Vinyl Records, an official UNC student organization, operates out of a donated room in Hill Hall.
Student volunteers run it, providing services including music production and engineering; graphic design; event-booking, development and promotion; and fundraising.
In summer 2007, Allen Mask, now a senior journalism major and a music and entrepreneurship double-minor, developed the idea for Vinyl while studying at the Berklee College of Music in Boston.
"What if we had a record label for students, and supported by students, to help create some kind of mechanism for student acts to get their music out?" Mask asked rhetorically. "You would have a 360-degree learning experience for everyone."
An enthusiastic Mask presented his idea to Jeff Dorenfeld, Berklee professor and former manager of Ozzy Osbourne, the famous rock singer. Dorenfeld laughed and called Mask's idea utopian.
But when Mask returned to UNC in fall 2007, he started to make Vinyl a reality.
Mask knew it would not be easy, so he contacted a friend at UNC, Tripp Gobble, to help.
"He (Mask) sent me a Facebook message shortly before school started that said, 'Big plans, hope you're down,'" Gobble said.
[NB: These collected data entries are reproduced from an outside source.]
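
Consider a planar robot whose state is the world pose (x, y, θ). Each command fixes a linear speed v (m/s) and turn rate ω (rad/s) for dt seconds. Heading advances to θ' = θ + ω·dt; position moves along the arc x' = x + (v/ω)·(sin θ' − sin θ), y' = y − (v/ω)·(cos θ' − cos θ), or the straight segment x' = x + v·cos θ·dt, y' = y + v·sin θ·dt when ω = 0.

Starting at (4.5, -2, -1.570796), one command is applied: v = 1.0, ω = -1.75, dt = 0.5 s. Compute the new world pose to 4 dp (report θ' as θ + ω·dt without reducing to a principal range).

θ' = -1.5708 + -1.75·0.5 = -2.4458
R = v/ω = 1.0/-1.75 = -0.5714
x' = 4.5 + -0.5714·(sin -2.4458 − sin -1.5708) = 4.2949
y' = -2 − -0.5714·(cos -2.4458 − cos -1.5708) = -2.4386

(4.2949, -2.4386, -2.4458)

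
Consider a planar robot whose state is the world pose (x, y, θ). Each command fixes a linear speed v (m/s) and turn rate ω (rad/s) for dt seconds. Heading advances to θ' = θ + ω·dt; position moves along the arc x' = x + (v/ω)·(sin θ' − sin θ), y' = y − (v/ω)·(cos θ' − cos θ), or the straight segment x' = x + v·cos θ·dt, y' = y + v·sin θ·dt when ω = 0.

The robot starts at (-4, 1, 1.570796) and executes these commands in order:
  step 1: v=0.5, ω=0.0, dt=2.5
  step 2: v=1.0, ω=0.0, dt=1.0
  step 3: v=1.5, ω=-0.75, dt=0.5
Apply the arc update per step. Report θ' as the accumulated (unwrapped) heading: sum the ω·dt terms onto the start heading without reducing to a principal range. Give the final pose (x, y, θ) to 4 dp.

(-3.8610, 3.9825, 1.1958)

step 1: θ'=1.5708 (straight) → pose (-4.0000, 2.2500, 1.5708)
step 2: θ'=1.5708 (straight) → pose (-4.0000, 3.2500, 1.5708)
step 3: θ'=1.1958 (R=-2.0000) → pose (-3.8610, 3.9825, 1.1958)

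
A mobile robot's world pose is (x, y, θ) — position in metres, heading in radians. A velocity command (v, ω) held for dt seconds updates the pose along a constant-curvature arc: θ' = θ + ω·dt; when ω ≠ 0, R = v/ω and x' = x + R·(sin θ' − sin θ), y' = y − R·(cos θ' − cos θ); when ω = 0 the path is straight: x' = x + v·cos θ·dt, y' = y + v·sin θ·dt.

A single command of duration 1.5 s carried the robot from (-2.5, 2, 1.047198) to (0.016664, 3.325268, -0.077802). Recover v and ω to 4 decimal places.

v = 2.0000, ω = -0.7500

Δθ = -0.077802 − 1.047198 = -1.125000
ω = Δθ/dt = -1.125000/1.5 = -0.7500
R = Δx/(sin θ' − sin θ) = -2.6667
v = R·ω = -2.6667·-0.7500 = 2.0000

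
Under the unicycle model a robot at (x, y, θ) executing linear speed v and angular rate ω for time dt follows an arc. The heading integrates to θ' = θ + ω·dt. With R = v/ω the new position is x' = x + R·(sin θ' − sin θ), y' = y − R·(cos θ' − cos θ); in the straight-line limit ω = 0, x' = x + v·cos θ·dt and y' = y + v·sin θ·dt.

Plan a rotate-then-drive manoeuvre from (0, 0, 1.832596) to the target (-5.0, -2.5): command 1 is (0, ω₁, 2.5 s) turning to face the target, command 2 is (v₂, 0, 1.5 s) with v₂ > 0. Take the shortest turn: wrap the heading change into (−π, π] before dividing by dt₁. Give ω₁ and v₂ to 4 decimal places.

ω₁ = 0.7091, v₂ = 3.7268

heading to target = atan2(-2.5−0, -5−0) = -2.6779
Δθ = wrap(-2.6779 − 1.8326) = 1.7726; ω₁ = Δθ/dt₁ = 0.7091
distance = √((-5−0)² + (-2.5−0)²) = 5.5902; v₂ = distance/dt₂ = 3.7268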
Gobble, now a senior environmental studies major, wondered what Mask had in mind. When he found out, he liked the idea.
So over the next two years, Mask and Gobble wrote an official business plan, applied for several grants and pitched ideas to UNC staff and students.
"That was two years of blood, sweat and tears to get this thing going," Mask said.
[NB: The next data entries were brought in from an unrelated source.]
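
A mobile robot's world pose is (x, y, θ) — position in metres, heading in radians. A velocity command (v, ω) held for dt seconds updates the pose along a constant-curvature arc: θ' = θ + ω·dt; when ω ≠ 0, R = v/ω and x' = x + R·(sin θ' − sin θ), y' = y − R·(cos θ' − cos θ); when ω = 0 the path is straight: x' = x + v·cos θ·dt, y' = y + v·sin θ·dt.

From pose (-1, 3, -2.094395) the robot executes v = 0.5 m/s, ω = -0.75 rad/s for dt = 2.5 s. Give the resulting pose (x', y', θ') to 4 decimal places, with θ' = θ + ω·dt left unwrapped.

θ' = -2.0944 + -0.75·2.5 = -3.9694
R = v/ω = 0.5/-0.75 = -0.6667
x' = -1 + -0.6667·(sin -3.9694 − sin -2.0944) = -2.0683
y' = 3 − -0.6667·(cos -3.9694 − cos -2.0944) = 2.8823

(-2.0683, 2.8823, -3.9694)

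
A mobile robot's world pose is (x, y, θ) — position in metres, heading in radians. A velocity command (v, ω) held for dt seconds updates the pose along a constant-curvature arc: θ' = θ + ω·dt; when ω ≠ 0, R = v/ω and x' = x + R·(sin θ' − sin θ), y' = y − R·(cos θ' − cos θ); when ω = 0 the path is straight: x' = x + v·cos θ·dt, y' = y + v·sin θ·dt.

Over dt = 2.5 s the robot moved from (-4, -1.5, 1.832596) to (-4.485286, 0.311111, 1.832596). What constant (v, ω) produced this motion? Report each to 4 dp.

v = 0.7500, ω = 0.0000

Δθ = 1.832596 − 1.832596 = 0.000000
ω = Δθ/dt = 0.000000/2.5 = 0.0000
ω = 0 → v = (Δx·cos θ + Δy·sin θ)/dt = 0.7500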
The work paid off. In May 2008, Vinyl received a $25,000 grant from the Carolina Entrepreneurial Initiative Innovations Fund, sponsored by the Kenan Institute of Private Enterprise. The entrepreneurial fund, launched in 2004, helps creative entrepreneurships get going.
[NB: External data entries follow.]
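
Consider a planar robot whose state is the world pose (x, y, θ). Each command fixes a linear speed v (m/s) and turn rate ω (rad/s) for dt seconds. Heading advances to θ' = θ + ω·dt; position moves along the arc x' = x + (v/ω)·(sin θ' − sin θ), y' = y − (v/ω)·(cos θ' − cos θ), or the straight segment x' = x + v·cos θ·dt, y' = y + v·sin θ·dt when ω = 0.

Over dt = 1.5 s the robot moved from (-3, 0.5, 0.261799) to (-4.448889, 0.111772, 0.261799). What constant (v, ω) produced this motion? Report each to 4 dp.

v = -1.0000, ω = 0.0000

Δθ = 0.261799 − 0.261799 = 0.000000
ω = Δθ/dt = 0.000000/1.5 = 0.0000
ω = 0 → v = (Δx·cos θ + Δy·sin θ)/dt = -1.0000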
Mask attributes Vinyl's funding success to the business plan.
"We ran it as a startup," Mask said. "Not a student organization but a business."
On a yearly budget of $7,500, Vinyl can produce three albums, operate the studio, maintain its Web site and do all the other tasks needed to run the business. Student government cannot give money for manufacturing albums and merchandise but provides fund-raising loans to support such activities. Sale of merchandise, typically at concerts, also goes toward operating costs, Gobble said.
Vinyl began buying equipment for its own studio, paying for its artists to record in other studios and recruiting new bands.
"We had already signed three bands when we got the grant," Gobble said. "With the money, we were able to get them moving along recording."
Vinyl has a community focus. All artists must apply and provide an audio sample. Gobble and Mask choose who gets to audition. Artists who pass auditions are featured in a battle-of-the-bands concert such as "September Showdown" and "February Faceoff." Students vote for their favorite band, and the winner gets signed.
Nasir Abbas, a senior communications studies major, is a member of Lake Inferior, one of Vinyl's artists.
"We were signed last fall after the September Showdown," Abbas said. Vinyl "allowed us to do a lot of things we wanted to do as a band."
"This past summer we did an East Coast tour they booked for us," Abbas said. "We got to play a couple nights in New York City, which was awesome. That's pretty much everything I wanted to do."
Vinyl "did not have everything installed in the studio yet," Abbas said, "so they paid for us to record in a studio in Raleigh." Lake Inferior's new album, an energetic indie-rock work, will be released Thursday.
Since Lake Inferior's recording, Vinyl has constructed its own studio in room 25, Hill Hall.